Por su tamaño y figura más o menos estilizado se conoce a las tres clases de sardinas ibéricas, empezando de grandes a pequeñas por la xouba o parrocha, la gallega y finalmente la portuguesa, la más apreciada de todas para asar: llegan a medir hasta veinte centímetros. Luego están las sardinetas del Mediterráneo, que con sus entre diez y quince centímetros tienen un tamaño ideal para filetear y comerlas marinadas. Las mariquillas, de entre seis y doce centímetros, son las que los andaluces utilizan para el popular espeto de los chiringuitos playeros.

Las últimas pedaladas gastronómicas de Josep Pla transcurrieron en el Hotel Empordà, de Figueras (Gerona), donde Pla tuvo habitación y mesa reservada y que su amigo Josep Mercader convirtió en santuario de la "cuina" catalana. De las últimas veces que estuve en el Motel, todavía recuerdo que circulaba por las mesas un librito con fragmentos de los Escritos Ampurdaneses dedicado a honrar la memoria del escritor de Llofriu y a dejar constancia de las relaciones entre Pla y el restaurante, que desde 1979, en que murió Mercader a los 52 años, lleva su yerno, Jaume Subirós.

La modernización catalana

La cocina catalana le debe su modernización a Mercader, el hombre que marcó el camino integrador entre los platos de tradición familiar y la gran mesa. Suyas son creaciones sencillas y extraordinarias, como la sopa de tomillo, las habitas a la menta, los nabos con roquefort o la oreja de cerdo confitada con patatas salteadas, que a fuerza de ser imitados muchos creen que provienen de la tradición culinaria regional, cuando la realidad es que forman parte del legado indiscutible de una sola persona. El bacalao al estilo de Josep Mercader que el Motel suele incluir en la carta es una de las mejores preparaciones que conozco: asado al grill de carbón y con una muselina de ajo. Sencillo, sublime. Las habas de mayo, por su parte, son como su mismo nombre indica un producto de temporada corta. En Cataluña se cocinaban históricamente con las butifarras que habían perdido la ternura y madurado. De esa forma se fusionaba el embutido de las matanzas del invierno con las hortalizas de la primavera y los brotes de menta.

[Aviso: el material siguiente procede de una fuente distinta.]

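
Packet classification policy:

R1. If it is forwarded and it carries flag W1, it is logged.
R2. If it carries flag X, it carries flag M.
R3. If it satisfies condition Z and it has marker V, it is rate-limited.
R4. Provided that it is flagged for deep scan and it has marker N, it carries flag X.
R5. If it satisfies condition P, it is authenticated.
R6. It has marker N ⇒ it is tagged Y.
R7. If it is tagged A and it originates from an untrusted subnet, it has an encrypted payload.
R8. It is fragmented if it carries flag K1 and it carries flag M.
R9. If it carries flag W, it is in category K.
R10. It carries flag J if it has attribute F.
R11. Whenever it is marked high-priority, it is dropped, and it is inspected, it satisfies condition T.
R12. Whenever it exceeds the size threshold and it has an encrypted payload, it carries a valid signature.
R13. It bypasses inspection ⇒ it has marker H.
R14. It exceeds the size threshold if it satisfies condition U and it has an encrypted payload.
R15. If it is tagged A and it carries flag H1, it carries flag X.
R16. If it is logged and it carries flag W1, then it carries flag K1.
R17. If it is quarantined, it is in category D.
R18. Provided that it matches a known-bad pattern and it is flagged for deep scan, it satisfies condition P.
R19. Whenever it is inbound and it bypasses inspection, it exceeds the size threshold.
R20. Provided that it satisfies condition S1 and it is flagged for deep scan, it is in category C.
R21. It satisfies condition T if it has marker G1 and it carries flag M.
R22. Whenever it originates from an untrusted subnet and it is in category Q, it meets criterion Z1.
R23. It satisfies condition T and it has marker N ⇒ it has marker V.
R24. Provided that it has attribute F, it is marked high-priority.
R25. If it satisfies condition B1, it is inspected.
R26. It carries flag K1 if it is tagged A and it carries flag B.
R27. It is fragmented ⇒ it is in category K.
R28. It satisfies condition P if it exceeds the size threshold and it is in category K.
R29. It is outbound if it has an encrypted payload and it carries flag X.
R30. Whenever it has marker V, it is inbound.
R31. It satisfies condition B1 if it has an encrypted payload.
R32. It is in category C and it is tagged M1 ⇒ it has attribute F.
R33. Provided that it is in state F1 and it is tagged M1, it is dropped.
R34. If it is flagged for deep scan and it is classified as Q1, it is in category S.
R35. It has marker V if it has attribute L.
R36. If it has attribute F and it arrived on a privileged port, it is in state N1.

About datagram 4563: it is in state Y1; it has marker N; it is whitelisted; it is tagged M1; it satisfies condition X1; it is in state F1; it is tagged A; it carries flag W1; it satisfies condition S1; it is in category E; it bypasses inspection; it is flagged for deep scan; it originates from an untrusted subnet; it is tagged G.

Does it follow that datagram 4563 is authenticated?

Forward chaining from the given facts derives: carries flag X, is tagged Y, has an encrypted payload, has marker H, is in category C, is outbound, satisfies condition B1, has attribute F, is dropped, carries flag M, carries flag J, is marked high-priority, is inspected, satisfies condition T, has marker V, is inbound, exceeds the size threshold, carries a valid signature.
The only rule concluding "it is authenticated" is R5, which needs "it satisfies condition P"; that is never established.

No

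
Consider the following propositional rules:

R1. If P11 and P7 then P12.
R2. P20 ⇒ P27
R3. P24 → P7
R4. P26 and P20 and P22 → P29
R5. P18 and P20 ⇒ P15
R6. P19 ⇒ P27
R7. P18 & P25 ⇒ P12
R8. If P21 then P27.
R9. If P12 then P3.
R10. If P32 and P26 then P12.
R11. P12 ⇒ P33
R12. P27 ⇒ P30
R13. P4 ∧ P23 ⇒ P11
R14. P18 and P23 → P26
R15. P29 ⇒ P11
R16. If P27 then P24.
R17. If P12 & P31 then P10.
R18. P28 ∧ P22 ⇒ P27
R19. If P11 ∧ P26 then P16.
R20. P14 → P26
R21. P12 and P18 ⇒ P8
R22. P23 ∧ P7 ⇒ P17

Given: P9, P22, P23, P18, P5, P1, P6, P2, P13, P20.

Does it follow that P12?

Yes

P27  (by R2: P20)
P26  (by R14: P18, P23)
P24  (by R16: P27)
P7  (by R3: P24)
P29  (by R4: P26, P20, P22)
P11  (by R15: P29)
P12  (by R1: P11, P7)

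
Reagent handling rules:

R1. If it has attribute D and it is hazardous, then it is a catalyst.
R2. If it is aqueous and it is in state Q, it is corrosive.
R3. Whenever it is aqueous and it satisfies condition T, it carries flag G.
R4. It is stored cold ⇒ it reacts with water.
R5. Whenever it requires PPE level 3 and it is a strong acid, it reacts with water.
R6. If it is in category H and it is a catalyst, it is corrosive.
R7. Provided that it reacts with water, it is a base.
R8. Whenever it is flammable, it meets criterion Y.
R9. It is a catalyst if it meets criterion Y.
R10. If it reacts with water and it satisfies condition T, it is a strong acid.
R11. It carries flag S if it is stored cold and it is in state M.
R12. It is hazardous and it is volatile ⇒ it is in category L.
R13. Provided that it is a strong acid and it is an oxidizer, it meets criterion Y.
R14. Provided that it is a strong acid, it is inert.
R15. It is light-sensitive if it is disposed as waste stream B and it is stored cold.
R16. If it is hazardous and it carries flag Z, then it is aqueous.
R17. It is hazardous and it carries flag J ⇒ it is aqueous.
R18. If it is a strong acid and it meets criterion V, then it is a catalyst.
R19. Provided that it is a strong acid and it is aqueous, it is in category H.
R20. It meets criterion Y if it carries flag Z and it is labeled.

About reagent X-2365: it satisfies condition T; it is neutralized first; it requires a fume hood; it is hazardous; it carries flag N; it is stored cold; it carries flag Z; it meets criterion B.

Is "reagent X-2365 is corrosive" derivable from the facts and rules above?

No

Forward chaining from the given facts derives: reacts with water, is a base, is a strong acid, is inert, is aqueous, is in category H, carries flag G.
Rules concluding "it is corrosive": R2 needs "it is in state Q"; R6 needs "it is a catalyst" — none of these are established.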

La amistad entre Mercader y Pla está ampliamente justificada. Ambos tenían un concepto minimalista de las cosas, eran agudos observadores y defensores de la sencillez, hasta el punto de reflejarlo en sus obras. No sobra una palabra en las descripciones secas y precisas del escritor. El cocinero, su amigo, no estaba dispuesto a desperdiciar lo que le parecía aprovechable en los alimentos. De las anchoas, sacó partido hasta de las espinas, pero no para intentar suplantar la sabrosa carne del bocarte, sino para freírlas simplemente rebozadas en harina y leche y hacer de un desecho un estupendo aperitivo.

Una de las conversaciones que más enredaba a Pla y a Mercader tenía que ver con los pollos y las decepciones que se sufren por no comer los que realmente resultan comestibles. Los ampurdaneses le han hecho un monumento al pollo de masía, el gratapaller. Para festejarlo inventaron un plato de la mar y del campo, que es el pollastre amb escamarlans, es decir, con cigalitas, que compite con el suquet de pescados de roca en las preferencias locales. Un guiso como es debido de gratapaller, con cigalitas o sin ellas, requiere paciencia. En realidad, todo guiso que se precie está fundado en esa virtud. Cocción extremadamente lenta, horas de fuego y atenciones diversas. Tenemos tiempo.